The expectations from different stakeholders relating to the compliance aspects of various laws and regulations are also another reason for the enhanced reporting requirements. In some of the jurisdictions, the auditor is now required to inquire if the audit committee is aware of any matters relevant to the audit, including but not limited to violations or possible violations of laws or regulations. Further, the auditor should also assure himself that the audit committee or others with equivalent authority and responsibility is adequately informed with respect to illegal acts that come to the auditor’s attention.

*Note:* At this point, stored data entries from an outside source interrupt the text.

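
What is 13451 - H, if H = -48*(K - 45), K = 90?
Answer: 15611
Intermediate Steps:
H = -2160 (H = -48*(90 - 45) = -48*45 = -2160)
13451 - H = 13451 - 1*(-2160) = 13451 + 2160 = 15611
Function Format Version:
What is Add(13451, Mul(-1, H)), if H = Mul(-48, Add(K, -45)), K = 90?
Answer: 15611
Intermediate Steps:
H = -2160 (H = Mul(-48, Add(90, -45)) = Mul(-48, 45) = -2160)
Add(13451, Mul(-1, H)) = Add(13451, Mul(-1, -2160)) = Add(13451, 2160) = 15611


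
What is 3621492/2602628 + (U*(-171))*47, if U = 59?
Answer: -44075654694/92951 ≈ -4.7418e+5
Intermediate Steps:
3621492/2602628 + (U*(-171))*47 = 3621492/2602628 + (59*(-171))*47 = 3621492*(1/2602628) - 10089*47 = 129339/92951 - 474183 = -44075654694/92951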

Need for proactive action, understanding the nuances relating to the audit process, managing the subjective assessments, fixing the specific responsibilities have changed the entire dimension of the oversight function. This has also resulted in mandating the auditors to provide information on various significant aspects of the audit such as the planned use of other auditors to audit certain components or subsidiaries, the basis for the auditor’s determination that they can serve as the principal auditor, consultations on difficult or contentious matters outside the engagement team, specialised skill and knowledge to complete the audit, any concerns regarding the management’s anticipated application of accounting pronouncements that are not yet effective.

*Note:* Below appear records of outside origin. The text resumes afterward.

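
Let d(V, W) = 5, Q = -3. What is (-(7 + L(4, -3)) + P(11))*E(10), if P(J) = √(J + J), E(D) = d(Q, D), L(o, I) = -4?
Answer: -15 + 5*√22 ≈ 8.4521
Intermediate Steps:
E(D) = 5
P(J) = √2*√J (P(J) = √(2*J) = √2*√J)
(-(7 + L(4, -3)) + P(11))*E(10) = (-(7 - 4) + √2*√11)*5 = (-1*3 + √22)*5 = (-3 + √22)*5 = -15 + 5*√22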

Audit is no longer an exercise of just ticking the numbers and confirming the mathematical accuracy of the figures provided by the management. It has changed its dimension quite drastically in the recent past and the audit process now requires thorough understanding of the business, external and the internal environments, regulatory framework in which the entity operates business and other risks, internal control framework, computer environment and much more. Currently, there is an expectation to have industry specialists in the audit field so as to bring lot more value to the audit process by demonstrating the immense industry experience. In this background, an auditor is now required to ensure that the audit committee is informed about the methods used to account for significant unusual transaction and the auditor would also be required to communicate about additional aspects of such significant unusual transactions, including the his understanding of the business rationale for them and not just the company’s methods of accounting for them.

Conclusion

Regulators worldwide believe that effective communication between the auditor and the audit committee allows the audit committee to be well-informed about accounting and disclosure matters, including the auditor’s evaluation of matters that are significant to the financial statements and to be better able to carry out its oversight role. Further, the auditor also benefits from a meaningful exchange of information regarding significant risks of material misstatement in the financial statements and other matters that may affect the integrity of the company’s financial reports.

In today’s world, the varying expectations of the stakeholders impose an onerous responsibility on the part of the audit committee and the auditors to discharge their duties properly. One should always remember that the roles of the auditors and the audit committees are critical to the efficiency and integrity of the capital markets and for protecting the interests of the various stakeholders. Considering enhanced regula-tory and legal environment and the investor activism, seamless and timely communication between the au-ditor and the audit committee is absolutely essential. This would pave the way for transparent and focused discussions and would also help in taking well informed decisions and having an effective financial oversight.

In a dynamic environment, the roles and the responsibilities keep changing and the audit profession is not an exception to this ground level reality. Hence, the audit community should rise to the occasion and use this tool of communicating with the audit committee purposefully for not only discharging their professional/ regulatory responsibilities but also for demonstrating their professional expertise and the value created by the services rendered. This would enhance the image of the profession and make the audit process more valuable and reliable.